Well-written with a number of plot twists and multiple interesting characters thrown into the mix, Loshento delivers an enjoyable adventure that will leave readers waiting impatiently for more. Enemies turn out to be friends, friends may not be trusted, and it is never clear which side will win. Unafraid to maim or murder main characters, the reader is constantly concerned about who will be targeted next and whether they will achieve some form of miraculous rescue, transformation, or are simply and entirely gone. Mixing gods and mortals, magic and science, and never allowing anyone to be entirely good or evil, including gods, the story continues to surprise and entice from various angles.

The story flows at a comfortable rate, never bogging down too much with details but providing enough details to create a very rich and vibrant world. There is some action and violence depicted, but any details that might bother a sensitive reader are easily skipped without losing meaning. Even so, no details are provided that seem gratuitous, simply for the shock factor. Instead, they are clearly creating a sense of the mindset and personality of the individual committing each act or to clearly convey the hardships of the victim. Reading through the text, there are a few minor typos or incorrect terms being used, but these are minor and do not detract from the flow of the story. Some readers may be disappointed by the end of the story, but only because there aren't more pages to read just yet. This is definitely one of those stories that will have readers anxiously awaiting the sequel.

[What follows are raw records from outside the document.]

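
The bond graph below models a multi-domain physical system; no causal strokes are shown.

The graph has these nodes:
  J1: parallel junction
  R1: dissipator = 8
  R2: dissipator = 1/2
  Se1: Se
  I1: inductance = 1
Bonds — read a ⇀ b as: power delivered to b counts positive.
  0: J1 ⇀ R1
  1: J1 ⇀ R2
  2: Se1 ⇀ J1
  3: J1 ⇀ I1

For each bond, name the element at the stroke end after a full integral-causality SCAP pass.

#0 stroke→R1
#1 stroke→R2
#2 stroke→J1
#3 stroke→I1

#2 stroke→J1  (Se1: effort source, stroke at far end)
#0 stroke→R1  (0-jn J1 has e-setter on 2)
#1 stroke→R2  (J1: bond 2 brought effort, rest push out)
#3 stroke→I1  (common-e at J1 fixed by 2)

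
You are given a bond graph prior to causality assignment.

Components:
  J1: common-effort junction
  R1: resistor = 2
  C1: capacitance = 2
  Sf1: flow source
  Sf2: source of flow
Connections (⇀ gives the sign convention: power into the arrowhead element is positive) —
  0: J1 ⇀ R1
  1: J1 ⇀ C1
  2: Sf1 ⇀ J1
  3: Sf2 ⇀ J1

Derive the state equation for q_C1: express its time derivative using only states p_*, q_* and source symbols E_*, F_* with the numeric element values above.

b2 |Sf1  (Sf1 fixes flow; stroke at Sf1)
b3 |Sf2  (Sf2: flow source, stroke at near end)
b1 |J1  (C1: C, integral causality)
b0 |R1  (J1: bond 1 brought effort, rest push out)

dq_C1/dt = F_Sf1 + F_Sf2 - q_C1/4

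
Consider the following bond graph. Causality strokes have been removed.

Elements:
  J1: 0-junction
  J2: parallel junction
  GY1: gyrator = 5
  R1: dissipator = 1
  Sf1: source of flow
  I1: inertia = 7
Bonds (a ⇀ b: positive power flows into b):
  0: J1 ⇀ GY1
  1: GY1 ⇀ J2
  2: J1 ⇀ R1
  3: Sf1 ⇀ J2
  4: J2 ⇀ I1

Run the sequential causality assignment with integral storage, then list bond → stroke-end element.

b3 |Sf1  (Sf1 fixes flow; stroke at Sf1)
b4 |I1  (I1 outputs flow p/I1)
b1 |J2  (J2: last free bond brings effort in)
b0 |J1  (GY GY1: same side as bond 1)
b2 |R1  (common-e at J1 fixed by 0)

bond 0 stroke at J1
bond 1 stroke at J2
bond 2 stroke at R1
bond 3 stroke at Sf1
bond 4 stroke at I1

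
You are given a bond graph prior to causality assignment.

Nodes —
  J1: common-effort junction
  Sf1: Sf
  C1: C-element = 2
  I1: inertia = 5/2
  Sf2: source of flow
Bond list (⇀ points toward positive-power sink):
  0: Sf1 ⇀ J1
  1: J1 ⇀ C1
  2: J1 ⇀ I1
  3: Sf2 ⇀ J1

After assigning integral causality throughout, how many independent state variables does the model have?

2  (C1, I1 all integral)

#0 |Sf1  (Sf1: flow source, stroke at near end)
#3 |Sf2  (Sf2 (Sf) sets flow on bond)
#1 |J1  (C1 integral (e out))
#2 |I1  (0-jn J1 has e-setter on 1)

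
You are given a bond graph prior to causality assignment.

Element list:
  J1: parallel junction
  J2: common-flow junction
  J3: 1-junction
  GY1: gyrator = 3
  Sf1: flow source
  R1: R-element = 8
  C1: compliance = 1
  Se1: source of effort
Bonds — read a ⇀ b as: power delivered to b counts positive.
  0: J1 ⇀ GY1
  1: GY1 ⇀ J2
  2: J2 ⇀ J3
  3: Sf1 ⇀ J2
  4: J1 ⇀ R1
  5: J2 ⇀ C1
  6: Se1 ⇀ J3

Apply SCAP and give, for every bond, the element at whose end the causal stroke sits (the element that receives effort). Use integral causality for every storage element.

#3 stroke→Sf1  (Sf1: flow source, stroke at near end)
#6 stroke→J3  (Se1: effort source, stroke at far end)
#1 stroke→J2  (common-f at J2 fixed by 3)
#2 stroke→J2  (J2 flow already set via bond 3)
#5 stroke→J2  (common-f at J2 fixed by 3)
#0 stroke→J1  (through GY1, causality inverts; strokes same side of GY1)
#4 stroke→R1  (0-jn J1 has e-setter on 0)

β0 →J1
β1 →J2
β2 →J2
β3 →Sf1
β4 →R1
β5 →J2
β6 →J3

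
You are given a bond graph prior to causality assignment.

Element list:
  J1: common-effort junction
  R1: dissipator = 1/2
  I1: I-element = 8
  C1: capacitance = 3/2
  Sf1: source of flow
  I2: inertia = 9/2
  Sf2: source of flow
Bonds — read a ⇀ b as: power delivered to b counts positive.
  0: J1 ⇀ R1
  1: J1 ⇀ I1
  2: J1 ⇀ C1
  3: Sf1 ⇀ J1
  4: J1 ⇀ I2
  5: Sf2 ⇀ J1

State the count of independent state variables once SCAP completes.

#3 stroke→Sf1  (source Sf1 imposes f)
#5 stroke→Sf2  (Sf2 fixes flow; stroke at Sf2)
#1 stroke→I1  (I1 outputs flow p/I1)
#2 stroke→J1  (C1 integral (e out))
#0 stroke→R1  (common-e at J1 fixed by 2)
#4 stroke→I2  (J1: bond 2 brought effort, rest push out)

3  (C1, I1, I2 all integral)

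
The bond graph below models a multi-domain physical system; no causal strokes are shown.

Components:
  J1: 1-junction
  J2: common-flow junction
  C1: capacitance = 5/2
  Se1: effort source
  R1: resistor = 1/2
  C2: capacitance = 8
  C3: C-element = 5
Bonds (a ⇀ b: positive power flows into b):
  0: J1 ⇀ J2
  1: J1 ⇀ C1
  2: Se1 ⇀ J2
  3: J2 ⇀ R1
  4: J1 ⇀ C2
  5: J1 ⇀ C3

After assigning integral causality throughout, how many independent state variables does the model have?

3  (C1, C2, C3 all integral)

#2 |J2  (source Se1 imposes e)
#1 |J1  (C1 outputs effort q/C1)
#4 |J1  (C2 integral (e out))
#5 |J1  (C3 integral (e out))
#0 |J2  (J1 needs exactly one f-in)
#3 |R1  (only one flow-in slot at J2)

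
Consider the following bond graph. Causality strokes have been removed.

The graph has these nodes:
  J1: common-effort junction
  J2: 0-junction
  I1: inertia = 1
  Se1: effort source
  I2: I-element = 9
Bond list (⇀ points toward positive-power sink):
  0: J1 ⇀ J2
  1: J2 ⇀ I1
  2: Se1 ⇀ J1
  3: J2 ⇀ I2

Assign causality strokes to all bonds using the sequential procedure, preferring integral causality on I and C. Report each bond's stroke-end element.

β2 →J1  (Se1: effort source, stroke at far end)
β0 →J2  (common-e at J1 fixed by 2)
β1 →I1  (0-jn J2 has e-setter on 0)
β3 →I2  (0-jn J2 has e-setter on 0)

β0 →J2
β1 →I1
β2 →J1
β3 →I2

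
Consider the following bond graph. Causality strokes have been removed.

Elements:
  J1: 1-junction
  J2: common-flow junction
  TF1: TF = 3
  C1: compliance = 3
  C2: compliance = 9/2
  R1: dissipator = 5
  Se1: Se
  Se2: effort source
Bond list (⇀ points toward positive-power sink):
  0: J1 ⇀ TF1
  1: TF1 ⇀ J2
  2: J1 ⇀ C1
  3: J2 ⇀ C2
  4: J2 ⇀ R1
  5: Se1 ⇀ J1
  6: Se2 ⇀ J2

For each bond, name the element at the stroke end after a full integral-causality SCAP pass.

β5 stroke→J1  (Se1 (Se) sets effort on bond)
β6 stroke→J2  (source Se2 imposes e)
β2 stroke→J1  (C1: C, integral causality)
β0 stroke→TF1  (closing 1-jn rule on J1)
β1 stroke→J2  (TF1: transformer flips bond 0)
β3 stroke→J2  (C2 integral (e out))
β4 stroke→R1  (closing 1-jn rule on J2)

bond 0 |TF1
bond 1 |J2
bond 2 |J1
bond 3 |J2
bond 4 |R1
bond 5 |J1
bond 6 |J2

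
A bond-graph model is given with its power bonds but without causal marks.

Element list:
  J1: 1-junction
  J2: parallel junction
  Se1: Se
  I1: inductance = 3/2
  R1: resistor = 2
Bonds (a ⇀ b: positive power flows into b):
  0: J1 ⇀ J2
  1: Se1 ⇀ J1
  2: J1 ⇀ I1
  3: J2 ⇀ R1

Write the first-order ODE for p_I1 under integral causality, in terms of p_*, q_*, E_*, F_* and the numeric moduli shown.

dp_I1/dt = E_Se1 - 4*p_I1/3

bond 1 |J1  (Se1: effort source, stroke at far end)
bond 2 |I1  (prefer integral on I1)
bond 0 |J1  (common-f at J1 fixed by 2)
bond 3 |J2  (closing 0-jn rule on J2)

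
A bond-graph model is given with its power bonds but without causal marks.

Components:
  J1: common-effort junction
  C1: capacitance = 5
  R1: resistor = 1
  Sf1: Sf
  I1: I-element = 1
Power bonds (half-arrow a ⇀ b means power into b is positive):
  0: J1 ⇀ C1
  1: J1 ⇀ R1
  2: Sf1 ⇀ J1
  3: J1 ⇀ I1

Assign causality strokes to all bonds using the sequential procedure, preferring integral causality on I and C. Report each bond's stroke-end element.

bond 2 →Sf1  (source Sf1 imposes f)
bond 0 →J1  (C1: C, integral causality)
bond 1 →R1  (common-e at J1 fixed by 0)
bond 3 →I1  (common-e at J1 fixed by 0)

bond 0 stroke→J1
bond 1 stroke→R1
bond 2 stroke→Sf1
bond 3 stroke→I1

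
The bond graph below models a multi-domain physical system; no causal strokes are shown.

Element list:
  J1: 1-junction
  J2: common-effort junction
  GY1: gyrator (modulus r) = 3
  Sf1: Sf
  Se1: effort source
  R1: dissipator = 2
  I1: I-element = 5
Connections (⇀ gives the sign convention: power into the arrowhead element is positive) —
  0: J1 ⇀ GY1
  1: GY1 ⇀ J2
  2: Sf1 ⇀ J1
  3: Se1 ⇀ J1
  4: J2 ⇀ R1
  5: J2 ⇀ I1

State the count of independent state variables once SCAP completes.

bond 2 |Sf1  (Sf1 (Sf) sets flow on bond)
bond 3 |J1  (Se1: effort source, stroke at far end)
bond 0 |J1  (common-f at J1 fixed by 2)
bond 1 |J2  (GY1: gyrator matches bond 0)
bond 4 |R1  (J2 effort already set via bond 1)
bond 5 |I1  (J2: bond 1 brought effort, rest push out)

1  (I1 all integral)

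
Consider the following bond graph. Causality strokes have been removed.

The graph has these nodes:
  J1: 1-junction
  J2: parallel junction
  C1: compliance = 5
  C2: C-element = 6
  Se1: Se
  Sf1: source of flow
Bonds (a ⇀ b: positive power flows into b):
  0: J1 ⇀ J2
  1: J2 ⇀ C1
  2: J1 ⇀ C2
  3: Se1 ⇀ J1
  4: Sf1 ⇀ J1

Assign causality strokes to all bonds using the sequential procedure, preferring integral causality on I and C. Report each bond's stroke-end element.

#0 |J1
#1 |J2
#2 |J1
#3 |J1
#4 |Sf1

b3 →J1  (source Se1 imposes e)
b4 →Sf1  (source Sf1 imposes f)
b0 →J1  (common-f at J1 fixed by 4)
b2 →J1  (1-jn J1 has f-setter on 4)
b1 →J2  (J2: last free bond brings effort in)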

Loshento is consistent with his philosophy and magical limitations, except when he's intriguingly not. While there seems to be a clear 'bad guy', there is a nice blurring of the boundaries, leaving room for humanity to come forth (whether actually speaking of humans or another race) and a more detailed exploration of power dynamics. When the established rules of magic are broken, even the characters within the novel take note, calling attention to the fact and making it clear that these disparities are intentional. Part of the interest value of this book is discovering the answers to some of these questions. Overall, this is a book well worth the time invested.